Cis and Trans Fatty Acids

• Cis: Hydrogens on the same side of double bond.

• Trans: Hydrogens on opposite sides, contributing to a straighter structure.

• Hydrogenated oils: Created to convert unsaturated fats to saturated fats, often leading to health issues due to trans fats.

Topic 3.5: Building a Nucleic Acid

• Types of nucleic acids:

  • DNA (deoxyribonucleic acid)

  • RNA (ribonucleic acid)

• Functions:

  • DNA:

  • Contains genetic information and instructions for cellular activities, RNA synthesis.

  • RNA:

  • Carrier of information within cells and crucial for protein synthesis.

• Monomer: Nucleotide

  • Comprised of a nitrogenous base, a pentose sugar, and a phosphate group.

Polymer Structure of Nucleic Acids

• Nucleic acids are linear chains of nucleotides connected by phosphodiester bonds (formed between the 3'-OH of one nucleotide and the 5'-phosphate of another).

• The directionality is critical, leading to 5'-ends and 3'-ends.

Topic 3.6: DNA and RNA Structure

• DNA Structure:

  • Composed of two intertwined strands that form a double helix.

  • Fixed width due to specific base pairing.

  • Backbones consist of the sugar-phosphate structure, held together by phosphodiester bonds.

  • Nitrogenous bases project into the interior of the helix.

  • Base pairs consist of:

  • A-T pairs (Adenine and Thymine) with 2 hydrogen bonds.

  • G-C pairs (Guanine and Cytosine) with 3 hydrogen bonds (stronger).

• RNA Structure:

  • Typically a single strand which may form complex shapes via internal base pairing.

Application Questions

• Upon heating, DNA denaturation occurs; hydrogen bonds break, leading to separating strands while phosphodiester bonds remain intact.

Topic 3.7: Building a Polypeptide

• Types of Polypeptides in Cells: Hemoglobin, collagen, insulin, etc.

• Functions include:

  • Enzymatic activity

  • Transport mechanisms

  • Hormonal signaling

  • Receptor interaction

  • Structural support

  • Motor functions

• Monomer: Amino acid

  • Comprised of an amino group, a carboxyl group, a central alpha carbon, and an R group that varies in structure among different amino acids.

Polymerization of Amino Acids

• Amino acids form polypeptides through peptide bonds which occur between the carboxyl group of one amino acid and the amino group of another, a process catalyzed by dehydration reactions.

Directionality of Polypeptides

• Polypeptides are directional due to the presence of an amino terminus (N-terminus) and a carboxyl terminus (C-terminus).

Topic 3.8: Protein Folding

• Definition: A protein is a polypeptide (or multiple polypeptides) folded into a functional three-dimensional shape.

• *Four Levels of Protein Structure:

  1. Primary Structure:

  • Unique sequence of amino acids.

  • Bond type: peptide bonds.

  • Determined by genetic information.

  1. Secondary Structure:

  • Formed by repetitive patterns like alpha helices and beta sheets through hydrogen bonds.

  1. Tertiary Structure:

  • The overall 3D shape of the polypeptide, dependent on interactions between side chains, including hydrogen bonds, ionic bonds, hydrophobic interactions, and disulfide bridges.

  1. Quaternary Structure:

  • Multiple polypeptides assembled together, stabilized by similar bonds as tertiary structure, allowing for functional complexes.
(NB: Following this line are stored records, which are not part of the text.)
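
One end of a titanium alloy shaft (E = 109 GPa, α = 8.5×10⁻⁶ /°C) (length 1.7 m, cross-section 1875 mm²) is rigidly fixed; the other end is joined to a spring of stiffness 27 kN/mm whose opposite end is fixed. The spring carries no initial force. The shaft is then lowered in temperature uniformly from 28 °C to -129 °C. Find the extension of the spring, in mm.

Free thermal contraction: δ_free = αΔT L = 8.5×10⁻⁶ × 157 × 1700 = 2.269 mm.
Let P be the tensile force in the spring. The shaft extends elastically by PL/(AE) and the spring stretches by P/k; together these equal δ_free.
P [ L/(AE) + 1/k ] = δ_free → P [ 1700/(1875×109×10³) + 1/(27×10³) ] = 2.269.
P = 2.269 / 4.536×10⁻⁵ = 50020 N.
Spring extension = P/k = 50020/(27×10³) = 1.853 mm.

δ ≈ 1.85 mm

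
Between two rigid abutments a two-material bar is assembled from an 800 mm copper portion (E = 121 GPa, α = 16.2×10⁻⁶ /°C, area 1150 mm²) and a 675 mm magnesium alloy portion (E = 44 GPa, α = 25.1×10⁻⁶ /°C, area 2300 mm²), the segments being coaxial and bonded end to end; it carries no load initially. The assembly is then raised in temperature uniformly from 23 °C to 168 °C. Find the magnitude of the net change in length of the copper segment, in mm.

Free thermal expansion of the whole bar: Σ αᵢΔT Lᵢ = 16.2×10⁻⁶×145×800 + 25.1×10⁻⁶×145×675 = 4.336 mm.
The rigid supports impose zero overall length change; the single axial force P common to all segments must satisfy P Σ Lᵢ/(AᵢEᵢ) = δ_free.
The series flexibility is Σ Lᵢ/(AᵢEᵢ) = 800/(1150×121×10³) + 675/(2300×44×10³) = 1.242×10⁻⁵ mm/N.
So P = 4.336 / 1.242×10⁻⁵ = 349.1 kN, compressive.
For the copper segment, free thermal change = 16.2×10⁻⁶×145×800 = 1.879 mm and elastic change from P = 349100×800/(1150×121×10³) = 2.007 mm; these oppose, so the net change is 0.128 mm (segment shortens).

|ΔL| ≈ 0.128 mm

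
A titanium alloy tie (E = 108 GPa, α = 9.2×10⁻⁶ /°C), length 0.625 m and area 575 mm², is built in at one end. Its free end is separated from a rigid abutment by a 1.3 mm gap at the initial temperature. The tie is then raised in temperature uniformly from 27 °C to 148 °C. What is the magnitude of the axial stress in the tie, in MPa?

Unrestrained expansion: δ_free = αΔT L = 9.2×10⁻⁶ × 121 × 625 = 0.6957 mm.
Since δ_free = 0.696 mm is less than the 1.3 mm gap, the tie never touches the wall. No axial force develops.

σ ≈ 0 MPa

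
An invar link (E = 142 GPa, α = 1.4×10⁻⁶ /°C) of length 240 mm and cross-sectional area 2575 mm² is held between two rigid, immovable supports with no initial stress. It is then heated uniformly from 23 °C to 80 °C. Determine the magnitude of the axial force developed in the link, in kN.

P ≈ 29.2 kN (compressive)

With zero net strain, σ = E·αΔT = 142 GPa × 1.4×10⁻⁶ × 57 = 11.33 MPa.
P = AEαΔT = 2575 × 142×10³ × 1.4×10⁻⁶ × 57 = 29.18 kN (compressive).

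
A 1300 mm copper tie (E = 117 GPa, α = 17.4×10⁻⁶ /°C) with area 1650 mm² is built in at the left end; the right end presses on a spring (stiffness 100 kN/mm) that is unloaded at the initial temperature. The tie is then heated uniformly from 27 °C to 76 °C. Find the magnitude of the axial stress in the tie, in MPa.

σ ≈ 40.1 MPa (compressive)

Free thermal expansion: δ_free = αΔT L = 17.4×10⁻⁶ × 49 × 1300 = 1.108 mm.
Let P be the compressive force at the spring. The tie shortens elastically by PL/(AE) and the spring compresses by P/k; together these equal δ_free.
P [ L/(AE) + 1/k ] = δ_free → P [ 1300/(1650×117×10³) + 1/(100×10³) ] = 1.108.
P = 1.108 / 1.673×10⁻⁵ = 66240 N.
σ = P/A = 66240/1650 = 40.14 MPa.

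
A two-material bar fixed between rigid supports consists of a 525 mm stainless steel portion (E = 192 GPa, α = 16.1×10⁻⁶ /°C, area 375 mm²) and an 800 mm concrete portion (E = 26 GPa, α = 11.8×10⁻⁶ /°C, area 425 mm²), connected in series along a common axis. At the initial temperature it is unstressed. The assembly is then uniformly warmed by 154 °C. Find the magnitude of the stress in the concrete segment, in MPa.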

Topic 3.9: Protein Function

• Functional Types of Proteins:

  • Enzymes

  • Transport proteins

  • Hormones

  • Receptors

  • Motor proteins

  • Structural proteins

  • Defensive proteins (e.g., antibodies)
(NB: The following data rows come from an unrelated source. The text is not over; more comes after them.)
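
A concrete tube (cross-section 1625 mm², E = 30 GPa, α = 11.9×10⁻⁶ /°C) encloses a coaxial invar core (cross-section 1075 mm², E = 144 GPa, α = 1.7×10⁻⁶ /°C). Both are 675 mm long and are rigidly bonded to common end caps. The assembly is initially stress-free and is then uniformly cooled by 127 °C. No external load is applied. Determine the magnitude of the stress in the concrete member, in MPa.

The concrete has the larger α, so on cooling it would change length more than the invar if both were free. The rigid plates force a common final length, so the concrete is put into tension and the invar into compression, with equal and opposite forces P (no external load).
Equating the net (thermal + elastic) strains gives |α₁ − α₂|·ΔT = P·[1/(A₁E₁) + 1/(A₂E₂)].
|α₁ − α₂|·ΔT = 10.2×10⁻⁶ × 127 = 0.001295.
1/(A₁E₁) + 1/(A₂E₂) = 1/(1625×30×10³) + 1/(1075×144×10³) = 2.697×10⁻⁸ N⁻¹.
P = 0.001295 / 2.697×10⁻⁸ = 48030 N = 48.03 kN.
σ_{concrete} = P/A₁ = 48030/1625 = 29.55 MPa, tensile.

σ ≈ 29.6 MPa (tensile)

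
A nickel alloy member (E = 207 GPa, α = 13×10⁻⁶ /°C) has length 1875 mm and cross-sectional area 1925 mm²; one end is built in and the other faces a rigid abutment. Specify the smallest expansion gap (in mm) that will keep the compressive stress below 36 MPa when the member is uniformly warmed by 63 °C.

Free expansion if unrestrained: δ_free = αΔT L = 13×10⁻⁶ × 63 × 1875 = 1.536 mm.
At the allowable stress the elastic shortening the wall may impose is σL/E = 36 × 1875 / (207×10³) = 0.3261 mm.
So the gap has to take up the difference, g_min = δ_free − σL/E = 1.536 − 0.3261 = 1.21 mm.

g ≈ 1.21 mm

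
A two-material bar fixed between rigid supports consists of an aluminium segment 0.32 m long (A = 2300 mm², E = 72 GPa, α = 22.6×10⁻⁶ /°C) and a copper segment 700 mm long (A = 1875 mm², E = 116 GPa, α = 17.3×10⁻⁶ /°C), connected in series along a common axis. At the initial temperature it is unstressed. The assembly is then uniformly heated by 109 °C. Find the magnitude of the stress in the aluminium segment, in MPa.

If the supports were absent, the total length change would be Σ αᵢΔT Lᵢ = 22.6×10⁻⁶×109×320 + 17.3×10⁻⁶×109×700 = 2.108 mm.
Since the ends are fixed, an axial force P builds up, equal in every segment, with P · Σ Lᵢ/(AᵢEᵢ) = δ_free.
Σ Lᵢ/(AᵢEᵢ) = 320/(2300×72×10³) + 700/(1875×116×10³) = 5.151×10⁻⁶ mm/N.
Hence P = δ_free / Σ(L/AE) = 2.108/5.151×10⁻⁶ = 409.3 kN (compressive).
σ_{aluminium} = P / A = 409300 / 2300 = 178 MPa.

σ ≈ 178 MPa (compressive)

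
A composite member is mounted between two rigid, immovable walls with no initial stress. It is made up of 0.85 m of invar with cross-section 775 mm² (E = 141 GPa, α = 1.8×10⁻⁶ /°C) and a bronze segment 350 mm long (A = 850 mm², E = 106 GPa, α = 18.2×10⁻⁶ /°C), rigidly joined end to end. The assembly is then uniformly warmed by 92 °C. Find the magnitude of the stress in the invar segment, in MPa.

If the supports were absent, the total length change would be Σ αᵢΔT Lᵢ = 1.8×10⁻⁶×92×850 + 18.2×10⁻⁶×92×350 = 0.7268 mm.
Since the ends are fixed, an axial force P builds up, equal in every segment, with P · Σ Lᵢ/(AᵢEᵢ) = δ_free.
The series flexibility is Σ Lᵢ/(AᵢEᵢ) = 850/(775×141×10³) + 350/(850×106×10³) = 1.166×10⁻⁵ mm/N.
P = 0.7268 / 1.166×10⁻⁵ = 62320 N = 62.32 kN, compressive.
σ_{invar} = P / A = 62320 / 775 = 80.41 MPa.

σ ≈ 80.4 MPa (compressive)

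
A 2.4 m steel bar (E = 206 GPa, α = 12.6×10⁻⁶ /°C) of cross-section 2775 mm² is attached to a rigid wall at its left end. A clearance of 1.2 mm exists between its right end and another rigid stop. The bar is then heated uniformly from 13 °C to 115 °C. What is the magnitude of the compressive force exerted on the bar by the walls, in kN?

P ≈ 449 kN

Free thermal elongation = αΔT L = 12.6×10⁻⁶ × 102 × 2400 = 3.084 mm.
The gap closes (δ_free > 1.2 mm) and the wall then resists a further 3.084 − 1.2 = 1.884 mm of expansion.
That suppressed elongation corresponds to σ = E·Δ/L = 206×10³ × 1.884/2400 = 161.8 MPa.
P = σA = 161.8 × 2775 = 448.9 kN.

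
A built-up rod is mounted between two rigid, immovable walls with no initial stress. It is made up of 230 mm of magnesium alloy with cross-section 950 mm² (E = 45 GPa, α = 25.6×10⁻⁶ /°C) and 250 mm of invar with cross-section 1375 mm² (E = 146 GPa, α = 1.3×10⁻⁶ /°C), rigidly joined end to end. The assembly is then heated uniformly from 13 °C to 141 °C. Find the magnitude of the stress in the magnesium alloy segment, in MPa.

σ ≈ 126 MPa (compressive)

Free thermal expansion of the whole bar: Σ αᵢΔT Lᵢ = 25.6×10⁻⁶×128×230 + 1.3×10⁻⁶×128×250 = 0.7953 mm.
The walls prevent any net length change, so an axial force P (same in every segment) develops. Compatibility: P · Σ Lᵢ/(AᵢEᵢ) = δ_free.
The series flexibility is Σ Lᵢ/(AᵢEᵢ) = 230/(950×45×10³) + 250/(1375×146×10³) = 6.625×10⁻⁶ mm/N.
P = 0.7953 / 6.625×10⁻⁶ = 120000 N = 120 kN, compressive.
σ_{magnesium alloy} = P / A = 120000 / 950 = 126.3 MPa.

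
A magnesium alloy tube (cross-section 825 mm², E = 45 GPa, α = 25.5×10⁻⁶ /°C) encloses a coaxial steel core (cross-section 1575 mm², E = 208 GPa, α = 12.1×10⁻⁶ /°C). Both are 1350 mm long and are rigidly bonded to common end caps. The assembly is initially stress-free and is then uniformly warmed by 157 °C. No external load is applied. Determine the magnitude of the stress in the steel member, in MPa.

Both members must finish at the same length. With the larger α, the magnesium alloy tends to over-expand; the plates restrain it, putting the magnesium alloy in compression and the steel in tension. With no external load the two internal forces are equal and opposite, magnitude P.
Setting the final lengths equal and cancelling L: (α₁ − α₂)ΔT = P/(A₁E₁) + P/(A₂E₂).
|α₁ − α₂|·ΔT = 13.4×10⁻⁶ × 157 = 0.002104.
1/(A₁E₁) + 1/(A₂E₂) = 1/(825×45×10³) + 1/(1575×208×10³) = 2.999×10⁻⁸ N⁻¹.
P = 0.002104 / 2.999×10⁻⁸ = 70150 N = 70.15 kN.
σ_{steel} = P/A₂ = 70150/1575 = 44.54 MPa, tensile.

σ ≈ 44.5 MPa (tensile)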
• Direct Correlation of Shape to Function: The shape of a protein is essential and can change by varying amino acid sequences, which ultimately dictate the protein's functionality.

• Alterations in the primary structure can lead to changes in protein function, distinguishing between "conservative" changes that have minimal functional impact and
  "non-conservative" changes that dramatically affect protein characteristics and efficiencies, exemplified in diseases like sickle-cell anemia.